ACE inhibitors lower blood pressure, but at the same time have a protective effect on the kidneys and heart muscle. They are beneficial for young patients, women taking hormonal contraceptives, diabetics and older patients.

Diureticsno less popular. To reduce side effects, they are combined with ACE inhibitors, sometimes "in one pill".

Beta blockersnot a priority group in high blood pressure, but they are effective in case of simultaneous heart pathologies - heart failure, tachycardia, coronary artery disease.

Calcium channel blockersoften prescribed in combination with ACE inhibitors, they are especially good for bronchial asthma in combination with high blood pressure, as they do not cause bronchospasm.

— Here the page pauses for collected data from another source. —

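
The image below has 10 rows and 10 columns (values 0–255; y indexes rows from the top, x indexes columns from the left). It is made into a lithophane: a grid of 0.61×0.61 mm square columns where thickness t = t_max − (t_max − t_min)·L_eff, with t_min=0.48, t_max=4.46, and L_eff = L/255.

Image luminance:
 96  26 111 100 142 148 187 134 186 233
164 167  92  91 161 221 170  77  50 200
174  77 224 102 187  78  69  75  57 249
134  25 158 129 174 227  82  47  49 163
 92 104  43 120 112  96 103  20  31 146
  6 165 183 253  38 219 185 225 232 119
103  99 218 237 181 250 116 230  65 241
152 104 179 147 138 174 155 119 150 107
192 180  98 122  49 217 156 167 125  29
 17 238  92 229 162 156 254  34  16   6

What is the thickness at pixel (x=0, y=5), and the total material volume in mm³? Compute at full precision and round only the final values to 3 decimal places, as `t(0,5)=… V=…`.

span = t_max - t_min = 4.46 - 0.48 = 3.980
L(0,5) = 6, L_eff = 6/255 = 0.023529
t(0,5) = 4.46 - 3.980·0.023529 = 4.366
Σt over all 10·10 pixels = 1506766/6375 ≈ 236.3554510
V = pitch²·Σt = 0.61²·1506766/6375 = 87.948

t(0,5)=4.366 V=87.948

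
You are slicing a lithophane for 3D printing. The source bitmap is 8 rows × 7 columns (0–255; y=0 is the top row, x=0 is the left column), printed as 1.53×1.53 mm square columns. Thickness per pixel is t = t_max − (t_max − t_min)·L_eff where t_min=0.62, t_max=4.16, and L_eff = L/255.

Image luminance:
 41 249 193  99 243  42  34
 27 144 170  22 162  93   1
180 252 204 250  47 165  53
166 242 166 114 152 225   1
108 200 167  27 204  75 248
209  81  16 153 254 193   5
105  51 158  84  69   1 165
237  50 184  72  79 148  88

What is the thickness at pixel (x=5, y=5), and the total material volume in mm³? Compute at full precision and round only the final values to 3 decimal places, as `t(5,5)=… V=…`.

span = t_max - t_min = 4.16 - 0.62 = 3.540
L(5,5) = 193, L_eff = 193/255 = 0.756863
t(5,5) = 4.16 - 3.540·0.756863 = 1.481
Σt over all 8·7 pixels = 283584/2125 ≈ 133.4512941
V = pitch²·Σt = 1.53²·283584/2125 = 312.396

t(5,5)=1.481 V=312.396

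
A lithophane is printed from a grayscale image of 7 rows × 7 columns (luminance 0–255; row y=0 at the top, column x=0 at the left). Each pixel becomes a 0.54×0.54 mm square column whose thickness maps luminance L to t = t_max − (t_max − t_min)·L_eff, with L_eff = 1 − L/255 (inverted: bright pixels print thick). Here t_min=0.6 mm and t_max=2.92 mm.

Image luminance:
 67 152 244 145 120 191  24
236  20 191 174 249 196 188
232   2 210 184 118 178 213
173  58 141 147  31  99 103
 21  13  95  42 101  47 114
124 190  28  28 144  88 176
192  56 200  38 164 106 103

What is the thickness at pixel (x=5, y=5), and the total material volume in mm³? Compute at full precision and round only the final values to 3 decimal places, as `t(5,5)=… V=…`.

t(5,5)=1.401 V=24.905

span = t_max - t_min = 2.92 - 0.6 = 2.320
L(5,5) = 88, L_eff = 1 - 88/255 = 0.654902 (inverted)
t(5,5) = 2.92 - 2.320·0.654902 = 1.401
Σt over all 7·7 pixels = 181491/2125 ≈ 85.4075294
V = pitch²·Σt = 0.54²·181491/2125 = 24.905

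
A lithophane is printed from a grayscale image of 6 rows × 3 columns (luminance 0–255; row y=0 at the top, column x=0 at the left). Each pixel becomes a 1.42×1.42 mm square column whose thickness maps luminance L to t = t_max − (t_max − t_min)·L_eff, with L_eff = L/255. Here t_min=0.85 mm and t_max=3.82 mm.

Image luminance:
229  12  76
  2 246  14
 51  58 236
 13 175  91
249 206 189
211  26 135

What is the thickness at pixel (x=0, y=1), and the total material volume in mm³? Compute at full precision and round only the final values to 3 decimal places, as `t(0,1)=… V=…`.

t(0,1)=3.797 V=86.534

span = t_max - t_min = 3.82 - 0.85 = 2.970
L(0,1) = 2, L_eff = 2/255 = 0.007843
t(0,1) = 3.82 - 2.970·0.007843 = 3.797
Σt over all 6·3 pixels = 364779/8500 ≈ 42.9151765
V = pitch²·Σt = 1.42²·364779/8500 = 86.534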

Angiotensin receptor antagonists- the most prescribed group of drugs to treat high blood pressure. They effectively lower blood pressure and do not cause coughing like many ACE inhibitors. However, they are especially common in America due to a 40% reduction in the risk of Alzheimer's disease.

In the treatment of high blood pressure, it is not only important to choose an effective regimen, but also to take the medication for a long time, even for life. Many patients think that when the pressure reaches a normal level, the treatment can be stopped, but by the time of the crisis they are already taking the pills. It is well known that the systematic use of antihypertensives is even more harmful to health than the complete absence of treatment, therefore informing the patient about the duration of the treatment is one of the important tasks of the doctor.